Everything is the worst thing ever.
That's how it feels to have an anxiety disorder.
Worrying that someone is going to break up with me produces the same chemical reaction in my body as having a tiger chase me.
Fearing that I'll lose my job or that I've upset my boss feels like I'm on an airplane and it's going down, man. It's going to crash!
Anxiety is the sound of my blood pounding in my ears.
It's not being able to get a breath because I feel like a camel is sitting on my chest.
It's dry mouth and a head that feels too light.
At least at this point in my life, I know that many thoughts that scare me aren't founded in reality. They're a sort of negative speculation and often they're wrong.
At the beginning of one previous relationship, I had a difficult time accepting that an amazing young woman, now my ex, could be interested in me.
She once took what I thought was too long to reply to a text message and I worried she was done, that she wasn't interested in me anymore.
My compulsive negative thinking was extremely persistent and caused a lot of anxiety that I had to find a way to work with.
The worst thing to do would've been to keep texting her, trying to get her attention, or trying to figure out why she wasn't answering me.
That's really unattractive.
So, the first thing I did was let things be.
That's right. There was nothing I could do about whether she sent me a text message. I decided to focus instead on managing my thoughts and feelings.
I asked myself, “Do you know that's she's not interested in you anymore?”
“No. I don't,” I replied.
“Do you even know what she's doing today?”
“No. I don't know what she's doing today. She could be working, or taking a nap, or maybe the battery in her phone died and she hasn't even gotten my message yet. There are countless things that could be preventing her from getting back to me that have nothing to do with me.”

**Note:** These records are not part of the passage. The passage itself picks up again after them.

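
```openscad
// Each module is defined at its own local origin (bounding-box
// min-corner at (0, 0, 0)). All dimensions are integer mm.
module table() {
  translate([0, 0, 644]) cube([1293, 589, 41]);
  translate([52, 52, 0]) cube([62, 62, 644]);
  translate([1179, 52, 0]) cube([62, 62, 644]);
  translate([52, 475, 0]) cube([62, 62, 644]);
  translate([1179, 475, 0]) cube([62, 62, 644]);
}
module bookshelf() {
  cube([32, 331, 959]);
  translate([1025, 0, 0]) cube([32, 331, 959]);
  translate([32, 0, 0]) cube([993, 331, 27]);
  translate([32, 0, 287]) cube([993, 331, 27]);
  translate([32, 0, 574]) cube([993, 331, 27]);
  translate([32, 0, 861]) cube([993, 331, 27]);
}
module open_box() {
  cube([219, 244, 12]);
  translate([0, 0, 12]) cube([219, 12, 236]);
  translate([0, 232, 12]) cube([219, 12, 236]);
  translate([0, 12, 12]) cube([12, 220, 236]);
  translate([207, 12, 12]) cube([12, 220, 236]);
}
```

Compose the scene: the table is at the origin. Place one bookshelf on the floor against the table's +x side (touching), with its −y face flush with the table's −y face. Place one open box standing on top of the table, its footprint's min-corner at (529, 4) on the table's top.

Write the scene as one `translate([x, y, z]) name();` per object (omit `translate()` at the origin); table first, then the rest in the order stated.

table();
translate([1293, 0, 0]) bookshelf();
translate([529, 4, 685]) open_box();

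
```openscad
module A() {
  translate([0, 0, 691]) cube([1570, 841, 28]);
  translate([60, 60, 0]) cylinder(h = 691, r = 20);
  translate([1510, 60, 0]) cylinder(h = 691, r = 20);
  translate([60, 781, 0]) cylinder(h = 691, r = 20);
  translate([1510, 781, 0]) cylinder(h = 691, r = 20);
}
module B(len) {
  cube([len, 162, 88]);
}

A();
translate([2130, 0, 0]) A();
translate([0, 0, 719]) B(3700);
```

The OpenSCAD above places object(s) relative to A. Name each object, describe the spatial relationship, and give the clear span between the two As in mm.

A is a table. B is a beam. A beam spans the tops of two tables. The clear span between the two tables is 560 mm.

Second table starts at x = 2130; first ends at x = 1570; clear span = 2130 − 1570 = 560 mm.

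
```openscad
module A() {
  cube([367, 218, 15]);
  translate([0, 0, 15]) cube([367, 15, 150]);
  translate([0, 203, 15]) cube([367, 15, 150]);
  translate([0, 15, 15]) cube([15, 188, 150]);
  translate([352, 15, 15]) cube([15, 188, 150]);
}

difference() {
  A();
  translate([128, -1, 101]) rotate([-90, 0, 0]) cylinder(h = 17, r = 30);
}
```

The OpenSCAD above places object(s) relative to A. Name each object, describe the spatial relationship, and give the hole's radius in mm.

The subtracted cylinder has r = 30 mm.

A is an open box. The open box has a circular hole through its front wall. The hole's radius is 30 mm.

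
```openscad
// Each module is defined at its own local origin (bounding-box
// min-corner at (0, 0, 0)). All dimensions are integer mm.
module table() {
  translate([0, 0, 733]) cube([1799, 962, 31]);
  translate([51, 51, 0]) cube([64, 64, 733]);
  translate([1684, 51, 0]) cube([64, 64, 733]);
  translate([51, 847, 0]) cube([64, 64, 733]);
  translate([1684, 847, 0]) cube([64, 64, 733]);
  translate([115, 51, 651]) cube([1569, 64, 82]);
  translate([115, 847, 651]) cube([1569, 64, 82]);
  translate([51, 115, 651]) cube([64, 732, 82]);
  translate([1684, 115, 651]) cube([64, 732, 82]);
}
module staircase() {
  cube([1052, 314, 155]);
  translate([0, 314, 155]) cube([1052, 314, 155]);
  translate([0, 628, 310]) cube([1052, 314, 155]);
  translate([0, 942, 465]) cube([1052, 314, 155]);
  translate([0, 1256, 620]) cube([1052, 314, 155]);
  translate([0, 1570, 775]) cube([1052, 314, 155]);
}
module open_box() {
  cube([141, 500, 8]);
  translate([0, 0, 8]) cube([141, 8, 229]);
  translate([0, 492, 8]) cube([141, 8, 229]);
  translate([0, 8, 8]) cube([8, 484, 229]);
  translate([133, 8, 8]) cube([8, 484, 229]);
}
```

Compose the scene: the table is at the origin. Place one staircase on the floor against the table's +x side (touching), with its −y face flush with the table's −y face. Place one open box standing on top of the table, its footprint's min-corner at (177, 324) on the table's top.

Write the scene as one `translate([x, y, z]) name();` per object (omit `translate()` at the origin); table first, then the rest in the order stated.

table();
translate([1799, 0, 0]) staircase();
translate([177, 324, 764]) open_box();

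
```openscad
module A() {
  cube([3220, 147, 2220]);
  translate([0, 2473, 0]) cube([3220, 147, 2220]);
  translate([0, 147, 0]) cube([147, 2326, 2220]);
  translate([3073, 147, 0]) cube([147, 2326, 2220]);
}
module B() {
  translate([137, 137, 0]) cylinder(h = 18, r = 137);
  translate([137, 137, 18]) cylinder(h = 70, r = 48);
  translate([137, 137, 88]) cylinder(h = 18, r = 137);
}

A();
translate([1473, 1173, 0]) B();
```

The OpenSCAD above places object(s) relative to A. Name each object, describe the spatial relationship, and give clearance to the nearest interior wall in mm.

Clearances: x = 1326, y = 1026; minimum 1026 mm.

A is a house frame. B is a spool. The spool sits inside the house frame, centred. The clearance to the nearest interior wall is 1026 mm.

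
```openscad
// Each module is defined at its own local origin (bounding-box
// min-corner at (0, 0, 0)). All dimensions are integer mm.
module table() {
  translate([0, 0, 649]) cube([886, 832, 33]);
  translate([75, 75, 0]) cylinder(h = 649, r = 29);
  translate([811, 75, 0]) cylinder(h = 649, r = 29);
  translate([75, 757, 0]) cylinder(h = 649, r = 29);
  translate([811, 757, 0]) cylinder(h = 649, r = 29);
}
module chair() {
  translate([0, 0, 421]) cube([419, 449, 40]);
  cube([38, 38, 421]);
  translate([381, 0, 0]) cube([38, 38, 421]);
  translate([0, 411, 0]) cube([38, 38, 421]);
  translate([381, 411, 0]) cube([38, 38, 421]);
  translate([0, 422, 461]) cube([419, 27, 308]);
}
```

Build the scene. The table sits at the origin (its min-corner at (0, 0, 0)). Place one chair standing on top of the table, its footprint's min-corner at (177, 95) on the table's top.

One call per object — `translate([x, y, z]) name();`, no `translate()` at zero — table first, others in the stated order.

table();
translate([177, 95, 682]) chair();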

Then, I went for walk with my dog.
I find walking to be really helpful in dealing with anxiety. Moving forward is symbolic as well as therapeutic. It's a change of scenery and a new perspective.
I spend much of my life indoors. Going outside for a walk interrupts my patterns and habits. Sometimes, being outside also makes it easier to be in the present moment and to ground myself in the physical world.
I looked at the trees as I moved past them. A breeze rustled through the leaves and touched my skin. I could smell the scents of summer, the cut grass, the barbecues. I watched the skyline as an orange sun started to sink behind the houses.
And I watched my dog poop in someone's front yard.
Of course I picked it up. I had the plastic baggies with me. And I wonder if my dog ever thinks it's funny when we walk down the street and I'm carrying a bag of his poop.
Anyway, it wasn't long into my walk before I started to feel a lot better.
And then something almost magical happened.
I got a text message from the woman I was dating inviting me to spend time with her the next evening. The text came at almost the exact moment I'd forgotten about waiting for it.
She wasn't tired of me, or done with me, or upset with me.
There was nothing wrong at all.
I had made everything up in my head.
I don't even remember what she told me she was doing that prevented her from getting back to me.
What I do remember is my anxiety grabbing a tiny piece of information, a text message yet to be answered, and encouraging me to worry over things that simply weren't true.
Anxiety is a liar.
*A version of this essay was originally printed in Complete Wellbeing Magazine.